Boston Painter Steve Locke: ‘It’s My Job To Bear Witness To My Time’

WBUR
July 30, 2013

“If you’re going to make paintings you have to up the ante about what painting can be,” says Boston artist Steve Locke, whose exhibit “there is no one left to blame” opens at Boston’s Institute of Contemporary Art on July 31 and continues through October 27.

The show features his roughly rendered portraits of guys — their bodies, their faces, often sticking out their tongues. Locke says war and terrorism, masculinity and gay life, prejudice against African Americans and women are among the topics on his mind. Of late, he’s taken to mounting many of his paintings atop vertical pipes, which he describes, in part, as a metaphor for wounded bodies requiring prosthetic limbs.

“My mother said to me once that she believed that God made artists to show people that he wants them to see,” Locke says. “I hold onto that. So I feel like if there is a God — and I don’t know, I’m not saying there is or there isn’t, I’m just not a person of faith — but if there is one, it’s my job to bear witness to my time. That’s what I try to do in all my work.”

The 50-year-old grew up in Detroit. He came here in the 1980s to study at Boston University and then Massachusetts College of Art and Design in Boston, where he now teaches.

This is his first solo museum show, he says. It’s something of a milestone for the ICA as well. Though the museum has in recent years exhibited New York-based artists who teach here or went to school here or grew up here, this seems to be the first solo show by an artist living in Greater Boston inside the ICA since 2004. Locke says, though, “I think I just live in Boston. I don’t think I’m a Boston artist.”

I spoke with Locke last week about the show. Here's our conversation, lightly edited. 

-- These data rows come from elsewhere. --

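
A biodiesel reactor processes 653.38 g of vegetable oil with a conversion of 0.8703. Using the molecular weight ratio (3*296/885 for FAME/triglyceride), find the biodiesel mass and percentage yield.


m_FAME = oil * conv * (3 * 296 / 885) = oil * conv * (888/885)
= 653.38 * 0.8703 * 888 / 885
= 570.5642 g
Y = m_FAME / oil * 100 = conv * (888/885) * 100
= 0.8703 * 888 / 885 * 100
= 87.33%

570.5642 g FAME; Y = 87.33%


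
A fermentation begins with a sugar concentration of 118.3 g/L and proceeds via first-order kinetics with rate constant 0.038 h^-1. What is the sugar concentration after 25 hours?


S = S0 * exp(-k * t)
S = 118.3 * exp(-0.038 * 25)
S = 45.7515 g/L

45.7515 g/L


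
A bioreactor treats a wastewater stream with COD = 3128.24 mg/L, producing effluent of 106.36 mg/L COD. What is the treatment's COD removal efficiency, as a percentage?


eta = (COD_in - COD_out) / COD_in * 100
= (3128.24 - 106.36) / 3128.24 * 100
= 96.6000%

96.6000%


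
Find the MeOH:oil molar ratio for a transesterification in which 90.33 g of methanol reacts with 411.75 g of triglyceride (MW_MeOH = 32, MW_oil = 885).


Molar ratio = n_MeOH / n_oil = (MeOH/32) / (oil/885) = (MeOH * 885) / (32 * oil)
= (90.33 * 885) / (32 * 411.75)
= 6.0672

6.0672


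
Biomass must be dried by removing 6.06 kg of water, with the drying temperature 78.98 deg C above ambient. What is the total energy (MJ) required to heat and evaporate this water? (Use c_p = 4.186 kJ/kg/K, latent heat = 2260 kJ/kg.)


E = m_water * (4.186 * dT + 2260) / 1000
= 6.06 * (4.186 * 78.98 + 2260) / 1000
= 15.6991 MJ

15.6991 MJ


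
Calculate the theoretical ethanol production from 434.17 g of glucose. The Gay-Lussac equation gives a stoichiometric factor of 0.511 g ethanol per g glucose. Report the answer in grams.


Theoretical ethanol yield: m_EtOH = 0.511 * m_glucose
m_EtOH = 0.511 * 434.17 = 221.8609 g

221.8609 g


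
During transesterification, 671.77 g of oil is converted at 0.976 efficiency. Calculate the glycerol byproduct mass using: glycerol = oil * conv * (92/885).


glycerol = oil * conv * (92/885)
= 671.77 * 0.976 * 92 / 885
= 68.1577 g

68.1577 g


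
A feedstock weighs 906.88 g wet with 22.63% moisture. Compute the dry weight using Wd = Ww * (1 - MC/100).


Wd = Ww * (1 - MC/100)
= 906.88 * (1 - 22.63/100)
= 701.6531 g

701.6531 g


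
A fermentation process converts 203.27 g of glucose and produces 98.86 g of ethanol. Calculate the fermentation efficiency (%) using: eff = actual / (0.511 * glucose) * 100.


Fermentation efficiency = (actual / (0.511 * glucose)) * 100
= (98.86 / (0.511 * 203.27)) * 100
= 95.1758%

95.1758%


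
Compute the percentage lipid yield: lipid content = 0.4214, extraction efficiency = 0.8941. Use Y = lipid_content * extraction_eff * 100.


Y = lipid_content * extraction_eff * 100
= 0.4214 * 0.8941 * 100
= 37.6774%

37.6774%


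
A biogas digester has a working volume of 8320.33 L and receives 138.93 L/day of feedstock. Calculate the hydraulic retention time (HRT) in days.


HRT = V / Q
= 8320.33 / 138.93
= 59.8886 days

59.8886 days


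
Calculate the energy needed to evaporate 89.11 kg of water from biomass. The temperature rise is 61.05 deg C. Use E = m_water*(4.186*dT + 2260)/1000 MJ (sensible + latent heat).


E = m_water * (4.186 * dT + 2260) / 1000
= 89.11 * (4.186 * 61.05 + 2260) / 1000
= 224.1611 MJ

224.1611 MJ


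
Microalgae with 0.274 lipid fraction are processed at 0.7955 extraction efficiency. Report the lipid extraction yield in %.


Y = lipid_content * extraction_eff * 100
= 0.274 * 0.7955 * 100
= 21.7967%

21.7967%


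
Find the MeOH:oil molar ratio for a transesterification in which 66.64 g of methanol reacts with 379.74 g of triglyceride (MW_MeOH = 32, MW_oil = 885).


Molar ratio = n_MeOH / n_oil = (MeOH/32) / (oil/885) = (MeOH * 885) / (32 * oil)
= (66.64 * 885) / (32 * 379.74)
= 4.8534

4.8534


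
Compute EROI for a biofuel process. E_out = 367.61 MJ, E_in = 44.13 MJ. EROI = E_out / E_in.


EROI = E_out / E_in
= 367.61 / 44.13
= 8.3302

8.3302


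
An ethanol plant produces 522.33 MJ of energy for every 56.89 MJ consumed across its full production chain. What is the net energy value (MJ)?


NEV = E_out - E_in
= 522.33 - 56.89
= 465.4400 MJ

465.4400 MJ


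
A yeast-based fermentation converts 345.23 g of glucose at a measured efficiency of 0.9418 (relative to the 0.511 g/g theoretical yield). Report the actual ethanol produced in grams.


Actual ethanol: m = 0.511 * 345.23 * 0.9418
m = 166.1453 g

166.1453 g


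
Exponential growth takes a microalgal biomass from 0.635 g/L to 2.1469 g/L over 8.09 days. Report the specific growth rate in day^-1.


mu = ln(X2/X1) / dt
= ln(2.1469/0.635) / 8.09
= 0.1506 per day

0.1506 per day


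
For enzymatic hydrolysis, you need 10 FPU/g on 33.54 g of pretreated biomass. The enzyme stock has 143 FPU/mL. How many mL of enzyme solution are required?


V = dosage * m_sub / activity
V = 10 * 33.54 / 143
V = 2.3455 mL

2.3455 mL


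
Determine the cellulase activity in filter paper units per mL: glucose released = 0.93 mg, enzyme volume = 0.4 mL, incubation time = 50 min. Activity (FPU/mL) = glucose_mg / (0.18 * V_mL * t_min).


Activity = glucose_mg / (0.18 mg/umol * V_mL * t_min)
= 0.93 / (0.18 * 0.4 * 50)
= 0.2583 FPU/mL

0.2583 FPU/mL


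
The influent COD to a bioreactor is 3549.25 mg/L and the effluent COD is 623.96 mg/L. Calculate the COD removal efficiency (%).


eta = (COD_in - COD_out) / COD_in * 100
= (3549.25 - 623.96) / 3549.25 * 100
= 82.4199%

82.4199%


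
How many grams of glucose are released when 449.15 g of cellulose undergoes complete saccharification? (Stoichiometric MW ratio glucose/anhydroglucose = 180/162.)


glucose = cellulose * 180/162
= 449.15 * 180/162
= 499.0556 g

499.0556 g


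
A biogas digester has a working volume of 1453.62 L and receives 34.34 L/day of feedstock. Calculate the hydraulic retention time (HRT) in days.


HRT = V / Q
= 1453.62 / 34.34
= 42.3302 days

42.3302 days


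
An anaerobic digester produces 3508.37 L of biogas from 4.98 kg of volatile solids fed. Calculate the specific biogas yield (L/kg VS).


Y = V / VS
= 3508.37 / 4.98
= 704.4920 L/kg VS

704.4920 L/kg VS


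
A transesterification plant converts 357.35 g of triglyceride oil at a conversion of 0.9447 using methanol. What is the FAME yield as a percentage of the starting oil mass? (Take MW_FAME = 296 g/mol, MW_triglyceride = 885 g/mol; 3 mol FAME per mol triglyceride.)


m_FAME = oil * conv * (3 * 296 / 885) = oil * conv * (888/885)
= 357.35 * 0.9447 * 888 / 885
= 338.7329 g
Y = m_FAME / oil * 100 = conv * (888/885) * 100
= 0.9447 * 888 / 885 * 100
= 94.79%

94.79%


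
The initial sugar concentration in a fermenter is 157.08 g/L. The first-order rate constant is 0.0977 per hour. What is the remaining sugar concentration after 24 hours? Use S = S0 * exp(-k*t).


S = S0 * exp(-k * t)
S = 157.08 * exp(-0.0977 * 24)
S = 15.0587 g/L

15.0587 g/L


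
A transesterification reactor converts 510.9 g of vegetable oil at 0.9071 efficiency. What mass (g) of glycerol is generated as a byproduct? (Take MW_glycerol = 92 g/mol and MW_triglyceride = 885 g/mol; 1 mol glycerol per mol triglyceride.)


glycerol = oil * conv * (92/885)
= 510.9 * 0.9071 * 92 / 885
= 48.1765 g

48.1765 g


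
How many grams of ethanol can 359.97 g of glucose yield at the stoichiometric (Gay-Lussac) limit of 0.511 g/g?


Theoretical ethanol yield: m_EtOH = 0.511 * m_glucose
m_EtOH = 0.511 * 359.97 = 183.9447 g

183.9447 g


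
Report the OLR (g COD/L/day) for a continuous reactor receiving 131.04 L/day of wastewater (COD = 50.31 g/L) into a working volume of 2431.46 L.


OLR = Q * S / V
= 131.04 * 50.31 / 2431.46
= 2.7114 g/L/day

2.7114 g/L/day


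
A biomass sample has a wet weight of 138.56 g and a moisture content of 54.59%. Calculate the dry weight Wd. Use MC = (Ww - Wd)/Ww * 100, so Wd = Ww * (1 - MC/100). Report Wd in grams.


Wd = Ww * (1 - MC/100)
= 138.56 * (1 - 54.59/100)
= 62.9201 g

62.9201 g


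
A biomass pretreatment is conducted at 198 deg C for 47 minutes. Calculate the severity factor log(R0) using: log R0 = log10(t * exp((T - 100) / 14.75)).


logR0 = log10(t * exp((T - 100) / 14.75))
= log10(47 * exp((198 - 100) / 14.75))
= 4.5576

4.5576


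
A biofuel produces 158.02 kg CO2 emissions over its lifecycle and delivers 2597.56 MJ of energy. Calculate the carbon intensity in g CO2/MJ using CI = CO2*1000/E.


CI = CO2 * 1000 / E
= 158.02 * 1000 / 2597.56
= 60.8340 g CO2/MJ

60.8340 g CO2/MJ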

  • “It’s hard to think of someone as powerful when their tongue is hanging out of their mouth. That might be an indication of lust or stupidity or absent-mindedness. I stick my tongue out when I’m concentrating on something. It’s something I’ve done since I was a child. I don’t know what it is. It’s a nervous habit. But it’s something that goes against this sort of intact, whole, contained representation of men that’s the hallmark of portraiture.”
  • “I could make a very safe body of work. I wasn’t interested in that. I wanted to make work that surprised me. That was in dialogue with the work that is around me. I think the daring thing is for me, as someone who is known as a ‘painter,’ is to make things that people don’t really understand as painting. That’s the first and most obvious thing. Then the second thing is to really think about, well, how much do I have to paint? Do I have to paint the whole body? Do I have to paint someone I know? This is a geeky personal understanding of how things work. When you walk into a gallery, don’t sometimes you walk in and you think I’ve seen this work before. What is at stake in this work? And for me I ask myself that question in the studio all the time.”
  • “You turn on the news or you walk down the street, it’s a pretty horrible time politically. We’ve been at war for the past 15 years. People are blown apart right in our own city. The body isn’t this intact perfect thing. People have to deal with changes in the physical landscape and the political landscape. There’s a huge assault against the rights of black people in this country, the rights of women in this country. So a lot of that stuff comes out in the work, I feel. And I think it’s really urgent right now.”
    • “If you think about your body, right, what would you do without your legs? What would you do without them? And you think about the way the support of a painting is the wall. Just in a very basic way if you take away that support, what kind of new support do you have to have in order to make a presence? That’s a very simple, one-to-one relationship with that metaphorical thinking versus the painterly thinking.”
    • “How do you make an image of a man that talks about power, but also talks about vulnerability? And not to do the obvious thing like painting them like women or painting them naked or painting them demasculinized. That’s not the project. It’s to really talk about another moment, a sort of interstitial moment between whole and being in parts or between being available and being unavailable or being present and being absent.”
    • “I do feel that as a gay person I have a long history of being engaged in what constitutes masculinity—I’d say that gay men are the caretakers of masculinity; it’s their project—and how it sort of trickles down into other aspects of society. I’ve always been interested in that. But I don’t that think my paintings are especially about my sexual orientation, although I think that only someone of my sexual orientation could make them because I’m paying attention to things that straight people wouldn’t pay attention to. It’s like any other oppressed group. I think I know more about what straight people do because I pay attention to it. And I have to navigate a world that’s run by straight people sometimes to my detriment and sometimes to my personal and political elimination. And it’s the same thing with being black. I have to live in a world, I have to know more about the codes of how white people understand the world than white people do because to violate them you could end up dead.”